The zoo has purchased sterilization machine worth 20,000 rupees (about 182 U.S. dollars), gloves and feeding bottles to protect the live of the new arrival to the zoo. He is fed with "Lactol", a special infant formula for cat species, which costs 1,500 rupees ( about 13.64 U.S. dollars) per 250 grams.

They have also consulted the zoos in Indonesia and Singapore for further advice to raise the cub.

The tiger cub's mother, along with other two tigers, stepped into Sri Lankan shores from China 's Xiang Jiang Safari Park under an animal exchanged program in 2007.

Jagath Jayasekara, the veterinarian of the zoo, said the mother had refused to feed her three new born cubs in June 2010.

Those three tiger cubs died of dehydration.

"As we know her previous behavior, the cub was separated within hours of its birth. There are three reasons for a tigress to refuse feeding the new born. One is when they are not in the natural environment, the second is when the cubs have abnormalities and the third is psychological behavior of the mother," Jayasekara said.

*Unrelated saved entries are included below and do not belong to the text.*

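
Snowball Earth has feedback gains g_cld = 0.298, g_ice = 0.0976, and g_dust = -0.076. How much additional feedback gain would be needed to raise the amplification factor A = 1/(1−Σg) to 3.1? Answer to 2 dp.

Current total gain = 0.3196.
Target gain for A = 3.1: g* = 1 − 1/3.1 = 0.6774.
Additional gain needed = 0.6774 − 0.3196 = 0.36.

0.36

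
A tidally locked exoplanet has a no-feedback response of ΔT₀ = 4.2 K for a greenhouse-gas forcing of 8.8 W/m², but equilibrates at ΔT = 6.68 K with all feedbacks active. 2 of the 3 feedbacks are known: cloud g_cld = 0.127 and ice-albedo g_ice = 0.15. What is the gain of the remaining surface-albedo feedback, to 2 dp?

0.09

Amplification A = ΔT/ΔT₀ = 6.68/4.2 = 1.59.
Total gain g = 1 − 1/A = 1 − 1/1.59 = 0.3711.
Known gains sum to 0.127 + 0.15 = 0.277.
g_alb = 0.3711 − 0.277 = 0.09.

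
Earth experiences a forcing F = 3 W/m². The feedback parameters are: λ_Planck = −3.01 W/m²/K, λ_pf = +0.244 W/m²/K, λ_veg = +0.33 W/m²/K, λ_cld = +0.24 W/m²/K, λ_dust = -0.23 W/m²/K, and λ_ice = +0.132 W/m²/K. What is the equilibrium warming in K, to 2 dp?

Net feedback parameter λ = (−3.01) + (+0.244) + (+0.33) + (+0.24) + (-0.23) + (+0.132) = -2.294 W/m²/K.
ΔT = −F/λ = −3/(-2.294) = 1.31 K.

1.31 K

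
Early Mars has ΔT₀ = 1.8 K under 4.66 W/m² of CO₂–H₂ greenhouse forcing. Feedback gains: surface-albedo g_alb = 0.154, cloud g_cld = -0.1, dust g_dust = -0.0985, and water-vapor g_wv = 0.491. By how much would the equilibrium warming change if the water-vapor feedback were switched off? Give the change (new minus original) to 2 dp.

Original: g = 0.4465, ΔT = 1.8/(1−0.4465) = 3.2520 K.
Without water-vapor: g' = -0.0445, ΔT' = 1.8/(1+0.0445) = 1.7233 K.
Change = 1.7233 − 3.2520 = -1.53 K.

-1.53 K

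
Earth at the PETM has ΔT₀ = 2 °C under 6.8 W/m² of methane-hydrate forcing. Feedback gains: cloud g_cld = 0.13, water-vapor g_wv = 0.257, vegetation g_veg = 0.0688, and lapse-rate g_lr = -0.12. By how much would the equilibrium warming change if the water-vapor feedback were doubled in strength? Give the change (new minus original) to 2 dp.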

According to Jayasekara, the reason for the mother to refuse the cub this time was possibly her previous experience and she was not used to feed her babies.

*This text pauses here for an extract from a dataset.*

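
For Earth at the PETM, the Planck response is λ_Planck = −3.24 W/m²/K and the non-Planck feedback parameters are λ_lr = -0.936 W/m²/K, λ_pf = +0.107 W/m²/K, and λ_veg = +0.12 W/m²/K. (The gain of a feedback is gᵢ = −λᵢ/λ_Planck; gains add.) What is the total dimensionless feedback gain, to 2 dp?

Convert to gains: g_lr = -0.936/3.24 = -0.2889; g_pf = 0.107/3.24 = 0.03302; g_veg = 0.12/3.24 = 0.03704.
Total gain g = -0.21884.

-0.22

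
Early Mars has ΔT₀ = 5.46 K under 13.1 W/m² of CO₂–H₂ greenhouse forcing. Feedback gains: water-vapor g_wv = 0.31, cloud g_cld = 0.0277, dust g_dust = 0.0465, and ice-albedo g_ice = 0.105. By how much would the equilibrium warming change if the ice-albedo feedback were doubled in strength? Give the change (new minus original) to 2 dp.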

"But last time, we found at the post-mortem that her three cubs were deformed and had abnormalities in their liver functioning. That was the reason for her to refuse them," he said.

The veterinarian said the mother could be tranquilized to get the colostrum but they feared the drugs given to tranquilize the animal would go into the cub's body.

The tiger cub, born with a weight of 900 grams, is now 1200 grams and adapting to the new environment.

While his mother roaming and roaring in her "empty nest," the baby sleeps quietly in a baby cot with a cozy mattress and a pillow, covered by a mosquito net.

Drinking bottled milk and sitting on the lap of the experienced caretaker, Palitha, who raised abandoned animals in the zoo including a chimpanzee, he gradually responds to human voice.

Unlike a cub in the den, he will play with stuffed toys instead of bones of dead animals and will soon run after Palitha like a cat.

The tiger cub, if lucky enough to survive for the next three months, will be the first ever human friendly Bengali Tiger in the zoo.